Aucune prière ne monta vers le Ciel plus fervente que celles de Nicole de Porcieu pour le rétablissement de Mme la baronne Le Houx.

Ces prières furent exaucées, au détriment par exemple de la tranquillité de Pierre, car depuis qu’il était au Vautrait le rôle auquel il s’était astreint le condamnait à faire des kilomètres, par le soleil ou par la boue, le fusil sur l’épaule — et à paraître enchanté.

De temps en temps il avait bien, il est vrai, quelques compensations. Nicole venait en visite, mais elle ne pouvait dépasser les limites assignées par les usages.

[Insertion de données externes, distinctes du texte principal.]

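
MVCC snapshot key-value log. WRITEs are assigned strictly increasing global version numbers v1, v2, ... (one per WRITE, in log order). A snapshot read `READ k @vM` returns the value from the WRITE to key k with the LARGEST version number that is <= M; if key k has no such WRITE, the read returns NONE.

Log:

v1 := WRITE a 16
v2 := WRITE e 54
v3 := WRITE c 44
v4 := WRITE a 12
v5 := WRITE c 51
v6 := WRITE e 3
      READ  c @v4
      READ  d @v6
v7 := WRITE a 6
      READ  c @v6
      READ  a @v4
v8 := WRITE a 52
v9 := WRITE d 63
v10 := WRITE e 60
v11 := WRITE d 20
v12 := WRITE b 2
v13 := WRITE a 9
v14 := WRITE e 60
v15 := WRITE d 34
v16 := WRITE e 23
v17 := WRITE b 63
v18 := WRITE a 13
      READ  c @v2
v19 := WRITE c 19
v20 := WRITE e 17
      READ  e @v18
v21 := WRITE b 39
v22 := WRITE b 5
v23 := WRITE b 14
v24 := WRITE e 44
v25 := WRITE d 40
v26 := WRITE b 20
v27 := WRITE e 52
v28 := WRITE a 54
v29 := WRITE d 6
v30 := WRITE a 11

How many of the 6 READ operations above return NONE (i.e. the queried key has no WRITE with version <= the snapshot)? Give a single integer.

Answer: 2

Derivation:
v1: WRITE a=16  (a history now [(1, 16)])
v2: WRITE e=54  (e history now [(2, 54)])
v3: WRITE c=44  (c history now [(3, 44)])
v4: WRITE a=12  (a history now [(1, 16), (4, 12)])
v5: WRITE c=51  (c history now [(3, 44), (5, 51)])
v6: WRITE e=3  (e history now [(2, 54), (6, 3)])
READ c @v4: history=[(3, 44), (5, 51)] -> pick v3 -> 44
READ d @v6: history=[] -> no version <= 6 -> NONE
v7: WRITE a=6  (a history now [(1, 16), (4, 12), (7, 6)])
READ c @v6: history=[(3, 44), (5, 51)] -> pick v5 -> 51
READ a @v4: history=[(1, 16), (4, 12), (7, 6)] -> pick v4 -> 12
v8: WRITE a=52  (a history now [(1, 16), (4, 12), (7, 6), (8, 52)])
v9: WRITE d=63  (d history now [(9, 63)])
v10: WRITE e=60  (e history now [(2, 54), (6, 3), (10, 60)])
v11: WRITE d=20  (d history now [(9, 63), (11, 20)])
v12: WRITE b=2  (b history now [(12, 2)])
v13: WRITE a=9  (a history now [(1, 16), (4, 12), (7, 6), (8, 52), (13, 9)])
v14: WRITE e=60  (e history now [(2, 54), (6, 3), (10, 60), (14, 60)])
v15: WRITE d=34  (d history now [(9, 63), (11, 20), (15, 34)])
v16: WRITE e=23  (e history now [(2, 54), (6, 3), (10, 60), (14, 60), (16, 23)])
v17: WRITE b=63  (b history now [(12, 2), (17, 63)])
v18: WRITE a=13  (a history now [(1, 16), (4, 12), (7, 6), (8, 52), (13, 9), (18, 13)])
READ c @v2: history=[(3, 44), (5, 51)] -> no version <= 2 -> NONE
v19: WRITE c=19  (c history now [(3, 44), (5, 51), (19, 19)])
v20: WRITE e=17  (e history now [(2, 54), (6, 3), (10, 60), (14, 60), (16, 23), (20, 17)])
READ e @v18: history=[(2, 54), (6, 3), (10, 60), (14, 60), (16, 23), (20, 17)] -> pick v16 -> 23
v21: WRITE b=39  (b history now [(12, 2), (17, 63), (21, 39)])
v22: WRITE b=5  (b history now [(12, 2), (17, 63), (21, 39), (22, 5)])
v23: WRITE b=14  (b history now [(12, 2), (17, 63), (21, 39), (22, 5), (23, 14)])
v24: WRITE e=44  (e history now [(2, 54), (6, 3), (10, 60), (14, 60), (16, 23), (20, 17), (24, 44)])
v25: WRITE d=40  (d history now [(9, 63), (11, 20), (15, 34), (25, 40)])
v26: WRITE b=20  (b history now [(12, 2), (17, 63), (21, 39), (22, 5), (23, 14), (26, 20)])
v27: WRITE e=52  (e history now [(2, 54), (6, 3), (10, 60), (14, 60), (16, 23), (20, 17), (24, 44), (27, 52)])
v28: WRITE a=54  (a history now [(1, 16), (4, 12), (7, 6), (8, 52), (13, 9), (18, 13), (28, 54)])
v29: WRITE d=6  (d history now [(9, 63), (11, 20), (15, 34), (25, 40), (29, 6)])
v30: WRITE a=11  (a history now [(1, 16), (4, 12), (7, 6), (8, 52), (13, 9), (18, 13), (28, 54), (30, 11)])
Read results in order: ['44', 'NONE', '51', '12', 'NONE', '23']
NONE count = 2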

Jamais les Puylaurens n’avaient trouvé si aimable cette petite femme d’habitude froide, réservée, hautaine. Ils lui rendaient ses visites avec exactitude, accompagnés par toute leur bande d’invités.

Et Pierre ne les trouvait point encore assez polis.

Au milieu de tous ces gens, lui et Nicole ne pouvaient guère se voir, se causer, dire ce qu’ils auraient voulu.

Et c’était ainsi à chacune des occasions de rencontre : aux déjeuners, aux dîners, aux chasses, aux battues.

Une fois, Nicole l’invita seul à déjeuner. M. de Porcieu étant parti aussitôt après faire une tournée à l’effet d’instruire ses gardes, ils eurent quelques bonnes heures ensemble. Le seul résultat fut de leur en faire désirer d’autres, mais Mme de Porcieu n’osa renouveler cette audace.

« En province, comme l’a dit spirituellement quelqu’un, la plus grande occupation est de s’occuper aux affaires des autres. » Nicole le savait et elle n’avait pas renoncé à sa réputation. Enfin un jour, « le Ciel » — comme elle le dit — vint à leur secours : les Latune donnèrent un bal.